Although the Court’s “high-volume billing” ruling is the biggest takeaway for FCA whistleblowers, the Court also made other whistleblower-friendly rulings in denying summary judgment. With respect to whether the services were sufficiently “medically necessary” to warrant payment under Medicare, the Court deemed the government’s expert’s examination of a sample of claims to be sufficient proof when paired with testimony from Dr. Robinson’s colleagues, whose statements indicated that Dr. Robinson followed up with patients more frequently than normal.

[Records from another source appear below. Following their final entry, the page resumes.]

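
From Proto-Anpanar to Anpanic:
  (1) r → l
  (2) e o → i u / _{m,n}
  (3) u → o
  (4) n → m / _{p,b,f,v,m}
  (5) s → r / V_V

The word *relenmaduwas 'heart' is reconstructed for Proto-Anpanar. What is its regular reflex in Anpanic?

lelimmadowas

Anpanic: start from *relenmaduwas.
  rule 1 (unconditioned shift): relenmaduwas → lelenmaduwas
  rule 2 (pre-nasal raising): lelenmaduwas → lelinmaduwas
  rule 3 (vowel merger): lelinmaduwas → lelinmadowas
  rule 4 (nasal place assimilation): lelinmadowas → lelimmadowas
  rule 5: no change — lelimmadowas
  ⇒ Anpanic lelimmadowas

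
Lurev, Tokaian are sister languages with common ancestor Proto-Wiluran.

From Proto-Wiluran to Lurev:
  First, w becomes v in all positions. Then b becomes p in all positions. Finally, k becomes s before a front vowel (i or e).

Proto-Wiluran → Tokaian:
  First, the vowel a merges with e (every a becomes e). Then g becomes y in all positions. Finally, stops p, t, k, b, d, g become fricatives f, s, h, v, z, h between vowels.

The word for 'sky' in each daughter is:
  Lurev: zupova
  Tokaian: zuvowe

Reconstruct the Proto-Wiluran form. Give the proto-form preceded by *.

*zubowa

Position 5: Lurev has v, Tokaian has w. Tokaian preserves w here (none of its changes turn any other segment into w), so the proto-segment is *w.
Position 6: Lurev has a, Tokaian has e. Lurev preserves a here (none of its changes turn any other segment into a), so the proto-segment is *a.
Continuing position by position gives *zubowa; check it forward:
Lurev: *zubowa > zubova > zupova  (by unconditioned shift, unconditioned shift)
Tokaian: *zubowa > zubowe > zuvowe  (by vowel merger, intervocalic lenition)
*zubowa is the unique common source.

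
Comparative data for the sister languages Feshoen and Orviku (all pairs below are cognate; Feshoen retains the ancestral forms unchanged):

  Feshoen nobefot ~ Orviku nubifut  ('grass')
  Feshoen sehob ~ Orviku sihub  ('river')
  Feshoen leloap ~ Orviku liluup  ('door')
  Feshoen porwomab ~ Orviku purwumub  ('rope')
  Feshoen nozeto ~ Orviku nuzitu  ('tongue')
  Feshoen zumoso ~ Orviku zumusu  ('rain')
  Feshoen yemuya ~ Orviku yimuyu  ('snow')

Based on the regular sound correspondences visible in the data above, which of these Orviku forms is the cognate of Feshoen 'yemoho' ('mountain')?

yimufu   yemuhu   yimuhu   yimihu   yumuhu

yimuhu

yemuya ~ yimuyu — Feshoen e corresponds to Orviku i after a consonant, before a nasal.
nobefot ~ nubifut, nozeto ~ nuzitu — Feshoen o corresponds to Orviku u after a consonant, before a consonant other than r, m, n, p, b, f, v.
nozeto ~ nuzitu, zumoso ~ zumusu — Feshoen o corresponds to Orviku u word-finally.
Applying these to Feshoen 'yemoho':
  yemoho → yimoho   (e→i after a consonant, before a nasal)
  yimoho → yimuho   (o→u after a consonant, before a consonant other than r, m, n, p, b, f, v)
  yimuho → yimuhu   (o→u word-finally)
So the Orviku cognate is 'yimuhu'.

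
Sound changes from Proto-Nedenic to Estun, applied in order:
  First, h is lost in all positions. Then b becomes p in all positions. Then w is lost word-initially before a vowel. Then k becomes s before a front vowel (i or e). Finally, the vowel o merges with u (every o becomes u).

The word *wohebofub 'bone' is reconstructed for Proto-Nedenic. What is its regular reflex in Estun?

Estun: *wohebofub > woebofub > woepofup > oepofup > uepufup  (by h-loss, unconditioned shift, glide loss, vowel merger)

uepufup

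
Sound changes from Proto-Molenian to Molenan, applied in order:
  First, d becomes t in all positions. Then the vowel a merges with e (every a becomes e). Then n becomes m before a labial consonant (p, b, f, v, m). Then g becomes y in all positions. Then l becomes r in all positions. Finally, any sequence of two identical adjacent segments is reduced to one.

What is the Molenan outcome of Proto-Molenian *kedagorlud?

keteyorut

Molenan: *kedagorlud > ketagorlut > ketegorlut > keteyorlut > keteyorrut > keteyorut  (by unconditioned shift, vowel merger, unconditioned shift, unconditioned shift, degemination)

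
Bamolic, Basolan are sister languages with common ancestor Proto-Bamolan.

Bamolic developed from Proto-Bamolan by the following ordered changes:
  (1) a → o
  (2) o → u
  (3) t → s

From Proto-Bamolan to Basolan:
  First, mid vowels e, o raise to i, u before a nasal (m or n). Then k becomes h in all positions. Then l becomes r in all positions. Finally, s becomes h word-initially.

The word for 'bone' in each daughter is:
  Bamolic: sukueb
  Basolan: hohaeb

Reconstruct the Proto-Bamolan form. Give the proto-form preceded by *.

*sokaeb

Position 4: Bamolic has u, Basolan has a. Basolan preserves a here (none of its changes turn any other segment into a), so the proto-segment is *a.
Position 3: Bamolic has k, Basolan has h. Bamolic preserves k here (none of its changes turn any other segment into k), so the proto-segment is *k.
Position 1: Bamolic has s, Basolan has h. Taking the neighbouring segments as reconstructed: Bamolic s could go back to *t or *s; Basolan h could go back to *k or *s or *h — the one source consistent with every daughter is *s.
Verify the candidate proto-form against each daughter:
Bamolic: start from *sokaeb.
  rule 1 (vowel merger): sokaeb → sokoeb
  rule 2 (vowel merger): sokoeb → sukueb
  rule 3: no change — sukueb
  ⇒ Bamolic sukueb
Basolan: start from *sokaeb.
  rule 1: no change — sokaeb
  rule 2 (unconditioned shift): sokaeb → sohaeb
  rule 3: no change — sohaeb
  rule 4 (debuccalisation): sohaeb → hohaeb
  ⇒ Basolan hohaeb
Only *sokaeb yields all of Bamolic sukueb, Basolan hohaeb.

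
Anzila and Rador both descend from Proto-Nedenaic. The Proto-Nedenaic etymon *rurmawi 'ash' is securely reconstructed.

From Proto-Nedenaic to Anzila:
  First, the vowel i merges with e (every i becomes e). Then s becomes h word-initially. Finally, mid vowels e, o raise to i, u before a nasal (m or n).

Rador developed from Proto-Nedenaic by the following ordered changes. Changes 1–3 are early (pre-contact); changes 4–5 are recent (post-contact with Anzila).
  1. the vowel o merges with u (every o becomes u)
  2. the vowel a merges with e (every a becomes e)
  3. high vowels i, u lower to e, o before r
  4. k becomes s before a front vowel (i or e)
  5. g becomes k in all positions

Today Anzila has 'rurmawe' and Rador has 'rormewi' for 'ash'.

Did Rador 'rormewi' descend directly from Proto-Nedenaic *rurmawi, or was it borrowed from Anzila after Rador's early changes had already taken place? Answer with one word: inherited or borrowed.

inherited

If inherited, *rurmawi would pass through all of Rador's changes:
Rador: start from *rurmawi.
  rule 1: no change — rurmawi
  rule 2 (vowel merger): rurmawi → rurmewi
  rule 3 (pre-rhotic lowering): rurmewi → rormewi
  rule 4: no change — rormewi
  rule 5: no change — rormewi
  ⇒ Rador rormewi
If borrowed from Anzila 'rurmawe' after the early changes, it would undergo only the recent ones:
  rule 4 (palatalisation): no change (rurmawe)
  rule 5 (unconditioned shift): no change (rurmawe)
  ⇒ as a loan: rurmawe
Rador 'rormewi' matches the inherited outcome exactly, so it is an inherited cognate, not a loan.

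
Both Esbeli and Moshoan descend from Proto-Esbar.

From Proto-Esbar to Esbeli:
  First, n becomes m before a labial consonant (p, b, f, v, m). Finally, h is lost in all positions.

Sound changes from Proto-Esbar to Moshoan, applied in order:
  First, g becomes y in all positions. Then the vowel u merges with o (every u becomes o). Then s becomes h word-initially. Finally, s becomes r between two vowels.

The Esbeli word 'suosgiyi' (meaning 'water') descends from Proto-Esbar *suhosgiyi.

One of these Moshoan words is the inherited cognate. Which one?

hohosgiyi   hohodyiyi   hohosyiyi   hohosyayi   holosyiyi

hohosyiyi

Moshoan: *suhosgiyi > suhosyiyi > sohosyiyi > hohosyiyi  (by unconditioned shift, vowel merger, debuccalisation)
The other candidates each miss or misapply at least one Moshoan change.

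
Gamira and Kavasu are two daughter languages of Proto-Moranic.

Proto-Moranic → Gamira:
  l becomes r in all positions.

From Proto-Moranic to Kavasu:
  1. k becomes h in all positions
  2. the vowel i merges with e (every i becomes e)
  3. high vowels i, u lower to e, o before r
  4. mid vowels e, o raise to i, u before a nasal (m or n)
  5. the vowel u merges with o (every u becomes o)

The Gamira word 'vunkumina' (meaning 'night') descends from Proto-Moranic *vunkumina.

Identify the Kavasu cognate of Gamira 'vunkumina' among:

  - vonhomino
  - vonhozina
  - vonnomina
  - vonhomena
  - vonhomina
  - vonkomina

vonhomina

Kavasu: *vunkumina > vunhumina > vunhumena > vunhumina > vonhomina  (by unconditioned shift, vowel merger, pre-nasal raising, vowel merger)
Among the options, 'vonhomina' alone shows every Kavasu change applied in order.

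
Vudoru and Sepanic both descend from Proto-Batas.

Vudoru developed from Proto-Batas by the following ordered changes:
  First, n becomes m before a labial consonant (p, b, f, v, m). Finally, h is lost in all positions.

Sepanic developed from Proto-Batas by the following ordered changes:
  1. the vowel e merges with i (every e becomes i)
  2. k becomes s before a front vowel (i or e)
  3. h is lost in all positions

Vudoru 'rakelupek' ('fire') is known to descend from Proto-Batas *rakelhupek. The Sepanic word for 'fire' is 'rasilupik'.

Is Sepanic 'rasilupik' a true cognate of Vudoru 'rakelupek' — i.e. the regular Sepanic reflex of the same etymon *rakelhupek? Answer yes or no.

yes

Derive the expected Sepanic reflex of *rakelhupek:
Sepanic: *rakelhupek > rakilhupik > rasilhupik > rasilupik  (by vowel merger, palatalisation, h-loss)
Sepanic 'rasilupik' matches the regular reflex exactly, so the pair is cognate.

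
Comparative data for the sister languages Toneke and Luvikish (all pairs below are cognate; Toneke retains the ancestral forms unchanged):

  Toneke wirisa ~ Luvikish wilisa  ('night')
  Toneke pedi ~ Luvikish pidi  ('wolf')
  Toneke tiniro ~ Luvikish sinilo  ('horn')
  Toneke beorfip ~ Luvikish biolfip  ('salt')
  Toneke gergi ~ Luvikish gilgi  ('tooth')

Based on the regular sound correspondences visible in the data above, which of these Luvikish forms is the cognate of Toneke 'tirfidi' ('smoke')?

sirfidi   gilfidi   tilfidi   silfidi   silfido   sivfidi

tiniro ~ sinilo — Toneke t corresponds to Luvikish s word-initially before a front vowel.
beorfip ~ biolfip — Toneke r corresponds to Luvikish l after a vowel, before a labial obstruent.
Applying these to Toneke 'tirfidi':
  tirfidi → sirfidi   (t→s word-initially before a front vowel)
  sirfidi → silfidi   (r→l after a vowel, before a labial obstruent)
So the Luvikish cognate is 'silfidi'.

silfidi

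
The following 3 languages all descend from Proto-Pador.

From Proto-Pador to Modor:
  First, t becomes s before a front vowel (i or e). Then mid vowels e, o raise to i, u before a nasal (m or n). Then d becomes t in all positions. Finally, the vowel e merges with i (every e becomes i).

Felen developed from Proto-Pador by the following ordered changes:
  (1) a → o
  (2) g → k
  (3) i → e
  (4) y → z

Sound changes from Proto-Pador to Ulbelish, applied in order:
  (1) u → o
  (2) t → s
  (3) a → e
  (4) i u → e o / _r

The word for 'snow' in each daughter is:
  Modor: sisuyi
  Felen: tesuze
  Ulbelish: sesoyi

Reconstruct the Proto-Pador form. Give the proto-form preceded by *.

*tesuyi

Position 2: Modor has i, Felen has e, Ulbelish has e. Taking the neighbouring segments as reconstructed: Modor i could go back to *e or *i; Felen e could go back to *e or *i; Ulbelish e could go back to *a or *e — the one source consistent with every daughter is *e.
Position 4: Modor has u, Felen has u, Ulbelish has o. Felen preserves u here (none of its changes turn any other segment into u), so the proto-segment is *u.
Position 6: Modor has i, Felen has e, Ulbelish has i. Ulbelish preserves i here (none of its changes turn any other segment into i), so the proto-segment is *i.
Verify the candidate proto-form against each daughter:
Modor: *tesuyi > sesuyi > sisuyi  (by palatalisation, vowel merger)
Felen: start from *tesuyi.
  rule 1: no change — tesuyi
  rule 2: no change — tesuyi
  rule 3 (vowel merger): tesuyi → tesuye
  rule 4 (unconditioned shift): tesuye → tesuze
  ⇒ Felen tesuze
Ulbelish: *tesuyi > tesoyi > sesoyi  (by vowel merger, unconditioned shift)
Only *tesuyi yields all of Modor sisuyi, Felen tesuze, Ulbelish sesoyi.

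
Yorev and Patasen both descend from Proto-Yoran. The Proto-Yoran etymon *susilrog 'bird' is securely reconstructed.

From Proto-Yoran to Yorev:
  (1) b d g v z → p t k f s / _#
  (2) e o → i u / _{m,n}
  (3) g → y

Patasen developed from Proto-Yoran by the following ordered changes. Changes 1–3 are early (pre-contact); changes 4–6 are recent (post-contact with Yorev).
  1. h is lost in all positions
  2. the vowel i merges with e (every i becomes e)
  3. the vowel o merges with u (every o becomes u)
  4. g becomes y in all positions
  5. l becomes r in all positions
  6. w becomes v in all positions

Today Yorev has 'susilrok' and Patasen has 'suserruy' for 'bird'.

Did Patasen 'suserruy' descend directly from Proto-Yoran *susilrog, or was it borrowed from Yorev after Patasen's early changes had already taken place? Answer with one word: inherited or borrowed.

If inherited, *susilrog would pass through all of Patasen's changes:
Patasen: *susilrog
  susilrog (rule 1 does not apply)
  susilrog → suselrog   [vowel merger]
  suselrog → suselrug   [vowel merger]
  suselrug → suselruy   [unconditioned shift]
  suselruy → suserruy   [unconditioned shift]
  suserruy (rule 6 does not apply)
  giving Patasen suserruy.
If borrowed from Yorev 'susilrok' after the early changes, it would undergo only the recent ones:
  rule 4 (unconditioned shift): no change (susilrok)
  rule 5 (unconditioned shift): susilrok → susirrok
  rule 6 (unconditioned shift): no change (susirrok)
  ⇒ as a loan: susirrok
Patasen 'suserruy' matches the inherited outcome exactly, so it is an inherited cognate, not a loan.

inherited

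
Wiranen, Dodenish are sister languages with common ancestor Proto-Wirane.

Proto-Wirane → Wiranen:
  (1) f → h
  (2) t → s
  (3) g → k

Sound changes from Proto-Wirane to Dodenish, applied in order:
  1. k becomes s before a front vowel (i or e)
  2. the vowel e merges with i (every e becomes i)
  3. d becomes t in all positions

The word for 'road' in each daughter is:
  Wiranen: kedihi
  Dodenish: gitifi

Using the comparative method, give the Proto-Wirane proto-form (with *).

Position 5: Wiranen has h, Dodenish has f. Dodenish preserves f here (none of its changes turn any other segment into f), so the proto-segment is *f.
Position 2: Wiranen has e, Dodenish has i. Wiranen preserves e here (none of its changes turn any other segment into e), so the proto-segment is *e.
Position 1: Wiranen has k, Dodenish has g. Dodenish preserves g here (none of its changes turn any other segment into g), so the proto-segment is *g.
This points to *gedifi. Verify forward in each daughter:
Wiranen: *gedifi
  gedifi → gedihi   [unconditioned shift]
  gedihi (rule 2 does not apply)
  gedihi → kedihi   [unconditioned shift]
  giving Wiranen kedihi.
Dodenish: *gedifi > gidifi > gitifi  (by vowel merger, unconditioned shift)
*gedifi is the unique common source.

*gedifi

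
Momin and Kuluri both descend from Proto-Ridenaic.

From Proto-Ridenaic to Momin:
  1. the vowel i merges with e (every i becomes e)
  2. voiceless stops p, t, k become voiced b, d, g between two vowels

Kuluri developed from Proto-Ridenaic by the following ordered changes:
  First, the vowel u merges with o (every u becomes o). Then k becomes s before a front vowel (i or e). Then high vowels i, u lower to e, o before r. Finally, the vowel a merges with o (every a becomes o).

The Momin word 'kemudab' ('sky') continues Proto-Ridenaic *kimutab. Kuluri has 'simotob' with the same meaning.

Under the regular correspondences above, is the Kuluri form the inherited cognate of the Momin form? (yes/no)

Derive the expected Kuluri reflex of *kimutab:
Kuluri: *kimutab
  kimutab → kimotab   [vowel merger]
  kimotab → simotab   [palatalisation]
  simotab (rule 3 does not apply)
  simotab → simotob   [vowel merger]
  giving Kuluri simotob.
Kuluri 'simotob' matches the regular reflex exactly, so the pair is cognate.

yes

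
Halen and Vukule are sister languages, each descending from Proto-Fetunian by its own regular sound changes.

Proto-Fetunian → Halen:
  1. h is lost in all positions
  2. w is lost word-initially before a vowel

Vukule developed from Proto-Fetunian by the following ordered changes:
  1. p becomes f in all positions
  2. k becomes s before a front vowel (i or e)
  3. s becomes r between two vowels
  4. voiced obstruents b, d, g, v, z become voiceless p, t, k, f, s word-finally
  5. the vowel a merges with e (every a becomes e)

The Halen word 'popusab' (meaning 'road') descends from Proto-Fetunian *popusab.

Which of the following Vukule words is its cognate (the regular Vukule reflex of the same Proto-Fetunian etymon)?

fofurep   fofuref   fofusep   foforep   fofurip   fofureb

fofurep

Vukule: *popusab > fofusab > fofurab > fofurap > fofurep  (by unconditioned shift, rhotacism, final devoicing, vowel merger)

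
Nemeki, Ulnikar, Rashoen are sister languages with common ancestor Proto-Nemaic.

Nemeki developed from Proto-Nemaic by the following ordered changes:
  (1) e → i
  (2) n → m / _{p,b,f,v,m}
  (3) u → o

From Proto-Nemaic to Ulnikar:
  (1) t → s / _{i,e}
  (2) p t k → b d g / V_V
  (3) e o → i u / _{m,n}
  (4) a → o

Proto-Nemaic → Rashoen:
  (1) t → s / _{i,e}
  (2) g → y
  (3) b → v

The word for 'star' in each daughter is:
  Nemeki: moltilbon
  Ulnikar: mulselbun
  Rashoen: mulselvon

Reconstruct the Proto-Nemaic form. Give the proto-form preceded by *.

*multelbon

Position 2: Nemeki has o, Ulnikar has u, Rashoen has u. Rashoen preserves u here (none of its changes turn any other segment into u), so the proto-segment is *u.
Position 4: Nemeki has t, Ulnikar has s, Rashoen has s. Nemeki preserves t here (none of its changes turn any other segment into t), so the proto-segment is *t.
Position 8: Nemeki has o, Ulnikar has u, Rashoen has o. Rashoen preserves o here (none of its changes turn any other segment into o), so the proto-segment is *o.
Verify the candidate proto-form against each daughter:
Nemeki: *multelbon
  multelbon → multilbon   [vowel merger]
  multilbon (rule 2 does not apply)
  multilbon → moltilbon   [vowel merger]
  giving Nemeki moltilbon.
Ulnikar: *multelbon
  multelbon → mulselbon   [palatalisation]
  mulselbon (rule 2 does not apply)
  mulselbon → mulselbun   [pre-nasal raising]
  mulselbun (rule 4 does not apply)
  giving Ulnikar mulselbun.
Rashoen: *multelbon
  multelbon → mulselbon   [palatalisation]
  mulselbon (rule 2 does not apply)
  mulselbon → mulselvon   [unconditioned shift]
  giving Rashoen mulselvon.
No other proto-form is consistent with every reflex, so the reconstruction is *multelbon.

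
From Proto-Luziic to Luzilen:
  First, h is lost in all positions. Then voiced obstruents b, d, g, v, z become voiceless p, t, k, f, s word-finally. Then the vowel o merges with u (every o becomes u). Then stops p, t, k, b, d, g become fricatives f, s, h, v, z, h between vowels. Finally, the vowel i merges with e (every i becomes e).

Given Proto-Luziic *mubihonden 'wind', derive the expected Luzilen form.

muveunden

Luzilen: *mubihonden
  mubihonden → mubionden   [h-loss]
  mubionden (rule 2 does not apply)
  mubionden → mubiunden   [vowel merger]
  mubiunden → muviunden   [intervocalic lenition]
  muviunden → muveunden   [vowel merger]
  giving Luzilen muveunden.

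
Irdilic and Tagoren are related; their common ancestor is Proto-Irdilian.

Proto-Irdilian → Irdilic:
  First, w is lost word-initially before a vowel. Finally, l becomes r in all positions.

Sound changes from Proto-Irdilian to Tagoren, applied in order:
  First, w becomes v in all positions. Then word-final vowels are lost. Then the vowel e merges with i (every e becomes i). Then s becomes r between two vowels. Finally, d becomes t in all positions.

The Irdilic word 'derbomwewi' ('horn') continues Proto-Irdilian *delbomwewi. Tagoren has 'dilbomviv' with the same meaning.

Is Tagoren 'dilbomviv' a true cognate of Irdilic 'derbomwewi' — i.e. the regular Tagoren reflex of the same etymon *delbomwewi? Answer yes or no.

no

Derive the expected Tagoren reflex of *delbomwewi:
Tagoren: *delbomwewi > delbomvevi > delbomvev > dilbomviv > tilbomviv  (by unconditioned shift, apocope, vowel merger, unconditioned shift)
The regular Tagoren reflex would be 'tilbomviv', but the attested form is 'dilbomviv'. The correspondence is irregular, so they are not cognates (the Tagoren form has a different source).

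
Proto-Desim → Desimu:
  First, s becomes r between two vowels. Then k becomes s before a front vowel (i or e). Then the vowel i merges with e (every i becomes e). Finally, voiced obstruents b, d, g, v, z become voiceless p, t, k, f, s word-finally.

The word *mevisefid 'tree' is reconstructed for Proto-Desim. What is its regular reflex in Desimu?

Desimu: *mevisefid > mevirefid > meverefed > meverefet  (by rhotacism, vowel merger, final devoicing)

meverefet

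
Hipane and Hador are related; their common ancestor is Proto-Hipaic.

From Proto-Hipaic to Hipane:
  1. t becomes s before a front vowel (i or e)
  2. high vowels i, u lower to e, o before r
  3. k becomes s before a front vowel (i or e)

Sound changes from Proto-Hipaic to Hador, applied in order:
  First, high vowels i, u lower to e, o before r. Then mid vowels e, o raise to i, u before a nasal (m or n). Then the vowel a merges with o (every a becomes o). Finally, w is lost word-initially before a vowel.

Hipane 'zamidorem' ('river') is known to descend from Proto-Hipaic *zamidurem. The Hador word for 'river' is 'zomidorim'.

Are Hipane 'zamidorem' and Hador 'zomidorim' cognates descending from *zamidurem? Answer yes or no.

Derive the expected Hador reflex of *zamidurem:
Hador: *zamidurem
  zamidurem → zamidorem   [pre-rhotic lowering]
  zamidorem → zamidorim   [pre-nasal raising]
  zamidorim → zomidorim   [vowel merger]
  zomidorim (rule 4 does not apply)
  giving Hador zomidorim.
Hador 'zomidorim' matches the regular reflex exactly, so the pair is cognate.

yes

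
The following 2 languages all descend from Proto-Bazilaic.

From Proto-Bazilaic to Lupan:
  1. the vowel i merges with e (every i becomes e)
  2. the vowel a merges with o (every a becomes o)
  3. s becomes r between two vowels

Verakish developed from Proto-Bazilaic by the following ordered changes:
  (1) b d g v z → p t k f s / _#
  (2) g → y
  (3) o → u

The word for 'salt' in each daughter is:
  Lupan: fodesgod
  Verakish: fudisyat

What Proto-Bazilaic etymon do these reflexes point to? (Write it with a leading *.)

Position 8: Lupan has d, Verakish has t. Lupan preserves d here (none of its changes turn any other segment into d), so the proto-segment is *d.
Position 4: Lupan has e, Verakish has i. Verakish preserves i here (none of its changes turn any other segment into i), so the proto-segment is *i.
Continuing position by position gives *fodisgad; check it forward:
Lupan: *fodisgad > fodesgad > fodesgod  (by vowel merger, vowel merger)
Verakish: start from *fodisgad.
  rule 1 (final devoicing): fodisgad → fodisgat
  rule 2 (unconditioned shift): fodisgat → fodisyat
  rule 3 (vowel merger): fodisyat → fudisyat
  ⇒ Verakish fudisyat
Only *fodisgad yields all of Lupan fodesgod, Verakish fudisyat.

*fodisgad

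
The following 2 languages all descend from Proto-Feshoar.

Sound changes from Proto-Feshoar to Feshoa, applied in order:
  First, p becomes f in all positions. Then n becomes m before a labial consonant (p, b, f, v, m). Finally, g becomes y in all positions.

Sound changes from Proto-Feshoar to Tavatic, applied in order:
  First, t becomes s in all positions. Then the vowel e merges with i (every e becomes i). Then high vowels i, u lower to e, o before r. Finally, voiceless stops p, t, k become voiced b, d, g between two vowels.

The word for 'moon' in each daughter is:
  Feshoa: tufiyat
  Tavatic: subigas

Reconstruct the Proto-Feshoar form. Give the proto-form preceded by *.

*tupigat

Position 7: Feshoa has t, Tavatic has s. Feshoa preserves t here (none of its changes turn any other segment into t), so the proto-segment is *t.
Position 5: Feshoa has y, Tavatic has g. Taking the neighbouring segments as reconstructed: Feshoa y could go back to *g or *y; Tavatic g could go back to *k or *g — the one source consistent with every daughter is *g.
This points to *tupigat. Verify forward in each daughter:
Feshoa: start from *tupigat.
  rule 1 (unconditioned shift): tupigat → tufigat
  rule 2: no change — tufigat
  rule 3 (unconditioned shift): tufigat → tufiyat
  ⇒ Feshoa tufiyat
Tavatic: *tupigat
  tupigat → supigas   [unconditioned shift]
  supigas (rule 2 does not apply)
  supigas (rule 3 does not apply)
  supigas → subigas   [intervocalic voicing]
  giving Tavatic subigas.
Only *tupigat yields all of Feshoa tufiyat, Tavatic subigas.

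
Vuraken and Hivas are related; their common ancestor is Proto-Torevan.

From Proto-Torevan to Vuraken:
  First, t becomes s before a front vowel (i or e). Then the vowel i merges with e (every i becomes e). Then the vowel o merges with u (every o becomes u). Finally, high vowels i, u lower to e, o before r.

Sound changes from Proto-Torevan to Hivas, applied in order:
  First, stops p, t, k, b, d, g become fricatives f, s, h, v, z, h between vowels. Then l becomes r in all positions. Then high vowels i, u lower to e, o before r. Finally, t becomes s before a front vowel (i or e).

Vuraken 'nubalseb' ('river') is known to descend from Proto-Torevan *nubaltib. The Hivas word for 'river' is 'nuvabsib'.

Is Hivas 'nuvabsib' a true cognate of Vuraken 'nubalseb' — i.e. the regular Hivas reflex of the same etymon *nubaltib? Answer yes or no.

no

Derive the expected Hivas reflex of *nubaltib:
Hivas: *nubaltib > nuvaltib > nuvartib > nuvarsib  (by intervocalic lenition, unconditioned shift, palatalisation)
The regular Hivas reflex would be 'nuvarsib', but the attested form is 'nuvabsib'. The correspondence is irregular, so they are not cognates (the Hivas form has a different source).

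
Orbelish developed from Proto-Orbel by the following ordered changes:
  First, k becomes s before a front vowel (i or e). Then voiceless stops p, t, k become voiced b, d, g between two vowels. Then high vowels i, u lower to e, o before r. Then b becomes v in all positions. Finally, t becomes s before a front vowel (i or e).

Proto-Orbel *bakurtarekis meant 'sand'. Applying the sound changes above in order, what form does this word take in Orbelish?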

Finally, the Court addressed the emerging issue of the use of statistical sampling as a means of proof under the FCA. Although few courts have addressed this question, the Court had little difficulty following the recent decision in United States ex rel. Martin v. Life Care Centers of America, Inc. , to hold that a sample of the specifics of only 30 claims to extrapolate FCA violations for 25,779 was permissible, so long as the sample was representative and statistically valid.
The Court’s decision in Robinson should be a strong signal to whistleblowers nationwide who have knowledge of doctors who perform only cursory examinations in order to bill Medicare for services. For particularly egregious practitioners who overreach and bill for more services in a day than they could possibly perform, Robinson stands for the proposition that those facts are sufficient to get a case to trial.